Saturday, July 18, 2009

Exerpts from an IBD article on healthcare

• America has a health care crisis.

No, we don't. Forty-seven million people lack insurance. Of the remaining 85% of the population, or 258 million people, polls show high satisfaction with the current coverage. Indeed, a 2006 poll by ABC News, the Kaiser Family Foundation and USA Today found 89% of Americans were happy with their own health care.

As for the estimated 47 million not covered by health insurance, 20 million can afford to buy it, according to a study by former CBO Director June O'Neill. Most of the other 27 million are single and under 35, with as many as a third illegal aliens.
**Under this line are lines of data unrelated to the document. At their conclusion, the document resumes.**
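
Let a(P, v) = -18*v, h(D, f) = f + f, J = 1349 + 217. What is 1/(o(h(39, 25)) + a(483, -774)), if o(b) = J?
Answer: 1/15498 ≈ 6.4524e-5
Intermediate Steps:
J = 1566
h(D, f) = 2*f
o(b) = 1566
1/(o(h(39, 25)) + a(483, -774)) = 1/(1566 - 18*(-774)) = 1/(1566 + 13932) = 1/15498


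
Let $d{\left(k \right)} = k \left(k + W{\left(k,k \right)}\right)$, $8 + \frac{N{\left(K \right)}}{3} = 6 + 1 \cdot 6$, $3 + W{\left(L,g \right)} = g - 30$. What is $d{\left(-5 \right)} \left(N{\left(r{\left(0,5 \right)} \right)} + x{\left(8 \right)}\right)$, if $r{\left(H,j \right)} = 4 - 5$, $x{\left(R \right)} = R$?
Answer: $4300$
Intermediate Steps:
$W{\left(L,g \right)} = -33 + g$ ($W{\left(L,g \right)} = -3 + \left(g - 30\right) = -3 + \left(-30 + g\right) = -33 + g$)
$r{\left(H,j \right)} = -1$ ($r{\left(H,j \right)} = 4 - 5 = -1$)
$N{\left(K \right)} = 12$ ($N{\left(K \right)} = -24 + 3 \left(6 + 1 \cdot 6\right) = -24 + 3 \left(6 + 6\right) = -24 + 3 \cdot 12 = -24 + 36 = 12$)
$d{\left(k \right)} = k \left(-33 + 2 k\right)$ ($d{\left(k \right)} = k \left(k + \left(-33 + k\right)\right) = k \left(-33 + 2 k\right)$)
$d{\left(-5 \right)} \left(N{\left(r{\left(0,5 \right)} \right)} + x{\left(8 \right)}\right) = - 5 \left(-33 + 2 \left(-5\right)\right) \left(12 + 8\right) = - 5 \left(-33 - 10\right) 20 = \left(-5\right) \left(-43\right) 20 = 215 \cdot 20 = 4300$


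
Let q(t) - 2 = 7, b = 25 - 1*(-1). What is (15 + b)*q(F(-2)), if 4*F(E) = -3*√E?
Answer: 369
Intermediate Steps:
F(E) = -3*√E/4 (F(E) = (-3*√E)/4 = -3*√E/4)
b = 26 (b = 25 + 1 = 26)
q(t) = 9 (q(t) = 2 + 7 = 9)
(15 + b)*q(F(-2)) = (15 + 26)*9 = 41*9 = 369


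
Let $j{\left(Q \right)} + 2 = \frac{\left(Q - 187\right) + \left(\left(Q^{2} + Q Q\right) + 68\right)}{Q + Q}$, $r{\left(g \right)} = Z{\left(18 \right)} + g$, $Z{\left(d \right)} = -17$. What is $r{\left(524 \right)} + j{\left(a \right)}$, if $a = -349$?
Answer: $\frac{54678}{349} \approx 156.67$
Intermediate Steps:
$r{\left(g \right)} = -17 + g$
$j{\left(Q \right)} = -2 + \frac{-119 + Q + 2 Q^{2}}{2 Q}$ ($j{\left(Q \right)} = -2 + \frac{\left(Q - 187\right) + \left(\left(Q^{2} + Q Q\right) + 68\right)}{Q + Q} = -2 + \frac{\left(-187 + Q\right) + \left(\left(Q^{2} + Q^{2}\right) + 68\right)}{2 Q} = -2 + \left(\left(-187 + Q\right) + \left(2 Q^{2} + 68\right)\right) \frac{1}{2 Q} = -2 + \left(\left(-187 + Q\right) + \left(68 + 2 Q^{2}\right)\right) \frac{1}{2 Q} = -2 + \left(-119 + Q + 2 Q^{2}\right) \frac{1}{2 Q} = -2 + \frac{-119 + Q + 2 Q^{2}}{2 Q}$)
$r{\left(524 \right)} + j{\left(a \right)} = \left(-17 + 524\right) - \left(\frac{701}{2} - \frac{119}{698}\right) = 507 - \frac{122265}{349} = \frac{54678}{349}$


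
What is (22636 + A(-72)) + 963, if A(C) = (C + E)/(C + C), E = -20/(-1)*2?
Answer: 212393/9 ≈ 23599.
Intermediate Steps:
E = 40 (E = -20*(-1)*2 = -4*(-5)*2 = 20*2 = 40)
A(C) = (40 + C)/(2*C) (A(C) = (C + 40)/(C + C) = (40 + C)/((2*C)) = (40 + C)*(1/(2*C)) = (40 + C)/(2*C))
(22636 + A(-72)) + 963 = (22636 + (1/2)*(40 - 72)/(-72)) + 963 = (22636 + (1/2)*(-1/72)*(-32)) + 963 = (22636 + 2/9) + 963 = 203726/9 + 963 = 212393/9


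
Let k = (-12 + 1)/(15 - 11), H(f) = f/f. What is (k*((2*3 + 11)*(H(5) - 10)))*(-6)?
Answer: -5049/2 ≈ -2524.5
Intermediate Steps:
H(f) = 1
k = -11/4 ≈ -2.7500
(k*((2*3 + 11)*(H(5) - 10)))*(-6) = -11*(2*3 + 11)*(1 - 10)/4*(-6) = -11*(6 + 11)*(-9)/4*(-6) = -187*(-9)/4*(-6) = -11/4*(-153)*(-6) = (1683/4)*(-6) = -5049/2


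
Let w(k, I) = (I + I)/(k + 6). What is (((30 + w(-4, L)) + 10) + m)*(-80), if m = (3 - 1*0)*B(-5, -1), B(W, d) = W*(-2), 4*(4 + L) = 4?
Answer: -5360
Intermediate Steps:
L = -3 (L = -4 + (¼)*4 = -4 + 1 = -3)
w(k, I) = 2*I/(6 + k) (w(k, I) = (2*I)/(6 + k) = 2*I/(6 + k))
B(W, d) = -2*W
m = 30 (m = (3 - 1*0)*(-2*(-5)) = (3 + 0)*10 = 3*10 = 30)
(((30 + w(-4, L)) + 10) + m)*(-80) = (((30 + 2*(-3)/(6 - 4)) + 10) + 30)*(-80) = (((30 + 2*(-3)/2) + 10) + 30)*(-80) = (((30 + 2*(-3)*(½)) + 10) + 30)*(-80) = (((30 - 3) + 10) + 30)*(-80) = ((27 + 10) + 30)*(-80) = (37 + 30)*(-80) = 67*(-80) = -5360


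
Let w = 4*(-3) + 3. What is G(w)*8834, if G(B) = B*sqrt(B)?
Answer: -238518*I ≈ -2.3852e+5*I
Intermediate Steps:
w = -9 (w = -12 + 3 = -9)
G(B) = B**(3/2)
G(w)*8834 = (-9)**(3/2)*8834 = -27*I*8834 = -238518*I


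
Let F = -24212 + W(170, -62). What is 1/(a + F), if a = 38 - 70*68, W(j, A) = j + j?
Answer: -1/28594 ≈ -3.4972e-5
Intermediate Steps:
W(j, A) = 2*j
F = -23872 (F = -24212 + 2*170 = -24212 + 340 = -23872)
a = -4722 (a = 38 - 4760 = -4722)
1/(a + F) = 1/(-4722 - 23872) = 1/(-28594) = -1/28594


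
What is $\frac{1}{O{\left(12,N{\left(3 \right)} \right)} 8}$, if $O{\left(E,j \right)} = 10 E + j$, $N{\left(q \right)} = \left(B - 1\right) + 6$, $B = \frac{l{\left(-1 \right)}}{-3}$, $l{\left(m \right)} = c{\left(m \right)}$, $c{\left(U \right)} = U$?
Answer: $\frac{3}{3008} \approx 0.00099734$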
When it's all whittled down, as few as 12 million are unable to buy insurance — less than 4% of a population of 305 million. For this we need to nationalize 17% of our nation's $14 trillion economy and change the current care that 89% like?

• Health care reform will save money.

Few of the plans now coming out of Congress will save anything, says the CBO's current chief, Douglas Elmendorf. In fact, he says, they'll lead to substantially higher costs in the future — costs that will be "unsustainable."

As it is, estimates for reforming health care range from $1 trillion to $3.6 trillion. Much will be spent on subsidies to make a so-called public option more attractive to consumers than private plans.

To pay for it, the president has suggested about $600 billion in new taxes, meaning that $500 billion to $2.1 trillion in new health care spending over the next decade will be unfunded. This could push up the nation's already soaring deficit, expected to reach $10 trillion through 2019 without health care reform. Massive new tax hikes will probably be needed to close the gap.

• Only the rich will pay for reform.

The 5.4% surtax on millionaires the president is pushing gets all the attention, but everyone down to $280,000 in income will pay more. Doesn't that still leave out the middle class and poor? Sorry. Workers who decline to take part will pay a tax of up to 2% of earnings. And small-businesses must pony up 8% of their payrolls.

The poor and middle class must pay in other ways, without knowing it. The biggest hit will be on small businesses, which, due to new payroll taxes, will be less likely to hire workers. Today's 9.5% jobless rate may become a permanent feature of our economy — just as it is in Europe, where nationalized health care is common.

• Government-run health care produces better results.

The biggest potential lie of all. America has the best health care in the world, and most Americans know it. Yet we hear that many "go without care" while in nationalized systems it is "guaranteed."

U.S. life expectancy in 2006 was 78.1 years, ranking behind 30 other countries. So if our health care is so good, why don't we live as long as everyone else?

Three reasons. One, our homicide rate is two to three times higher than other countries. Two, because we drive so much, we have a higher fatality rate on our roads — 14.24 fatalities per 100,000 people vs. 6.19 in Germany, 7.4 in France and 9.25 in Canada. Three, Americans eat far more than those in other nations, contributing to higher levels of heart disease, diabetes and some cancers.In countries with nationalized care, medical outcomes are often catastrophically worse. Take breast cancer. According to the Heritage Foundation, breast cancer mortality in Germany is 52% higher than in the U.S.; the U.K.'s rate is 88% higher. For prostate cancer, mortality is 604% higher in the U.K. and 457% higher in Norway. Colorectal cancer? Forty percent higher in the U.K.

Universal health care, wrote Sally Pipes, president of the Pacific Research Institute in her excellent book, "Top Ten Myths Of American Health Care," will inevitably result in "higher taxes, forced premium payments, one-size-fits-all policies, long waiting lists, rationed care and limited access to cutting-edge medicine."